On-Device AI-powered Translation: Open-Source Benchmark
Translation, AI-powered translation, or machine translation (MT) is the task of automatically converting text from one language to another. On-device machine translation enables privacy-preserving, low-latency translation without sending data to external APIs. This open-source translation benchmark evaluates Zebra Translate and Helsinki-NLP/opus-mt on the metrics that matter most for production on-device translation:
- Accuracy — BLEU scores across five language pairs
- Speed — words translated per second
- Resource utilization — peak memory usage (RAM)
Open-Source Translation Benchmark Methodology
The Picovoice Open-Source Translation Benchmark measures translation accuracy and performance by running each engine on parallel sentence pairs from a public dataset and comparing the output against reference translations.
Dataset
Sentences are drawn from Tatoeba-Challenge, parallel corpora used in the Tatoeba Translation Challenge, and machine translation research.
Metrics
Accuracy
The accuracy of translation engines is measured using BLEU (Bilingual Evaluation Understudy), which is the standard metric for machine translation accuracy.
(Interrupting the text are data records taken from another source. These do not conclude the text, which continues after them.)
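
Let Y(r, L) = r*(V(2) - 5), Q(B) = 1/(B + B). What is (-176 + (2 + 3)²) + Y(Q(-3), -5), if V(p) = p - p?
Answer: -901/6 ≈ -150.17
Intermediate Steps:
Q(B) = 1/(2*B)
V(p) = 0
Y(r, L) = -5*r (Y(r, L) = r*(0 - 5) = r*(-5) = -5*r)
(-176 + (2 + 3)²) + Y(Q(-3), -5) = (-176 + (2 + 3)²) - 5/(2*(-3)) = (-176 + 5²) - 5*(-1)/(2*3) = (-176 + 25) - 5*(-⅙) = -151 + ⅚ = -901/6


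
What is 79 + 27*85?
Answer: 2374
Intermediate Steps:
79 + 27*85 = 79 + 2295 = 2374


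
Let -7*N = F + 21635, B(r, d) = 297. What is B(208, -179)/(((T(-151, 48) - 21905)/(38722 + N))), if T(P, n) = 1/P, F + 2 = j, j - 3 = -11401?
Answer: -354453021/701624 ≈ -505.19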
BLEU measures the overlap between the engine's output and human reference translations using n-gram precision. The BLEU Score was proposed by IBM in 2001, and scores that range from 0 to 100 show:
- BLEU Score below 30: Hard to understand translations
- BLEU Score between 30 and 50: Understandable translations
- BLEU Score above 50: Good and fluent translations
Speed
The speed of the translation engines is measured using Words per Second. Words per Second shows the number of output words generated per second of wall-clock time. Higher is better.
Resource Utilization
The resource utilization of translation engines is measured by using the Peak Memory (RAM) Usage, which is the maximum RAM consumed by the translation engines while performing. It is critical, especially for mobile and embedded applications, where memory budgets are constrained.
Results
The Open-Source Translation Benchmark results below are measured on Ubuntu 22.04, Python 3.10, AMD Ryzen 9 5900X (12 cores @ 3.70GHz), using a consumer-grade CPU.
Accuracy
Picovoice Zebra and Helsinki-NLP/opus-mt achieve matching BLEU scores above 50, across German-English, English-French, French-Spanish, and Spanish-Italian language pairs. Both Zebra and Helsinki-NLP/opus-mt slightly fall short of 50 in Italian-German translation.
Overall, both translation engines return good and fluent translations across language pairs.
Speed
Picovoice Zebra translates 2.4× faster than Helsinki-NLP/opus-mt across all language pairs, averaging 90+ words per second versus 35–45 words per second for Helsinki.
Resource Utilization
Peak Memory Usage
Picovoice Zebra uses only 17.7% of the RAM required by Helsinki-NLP/opus-mt — averaging 80–95MB versus 383–572MB depending on the language pair.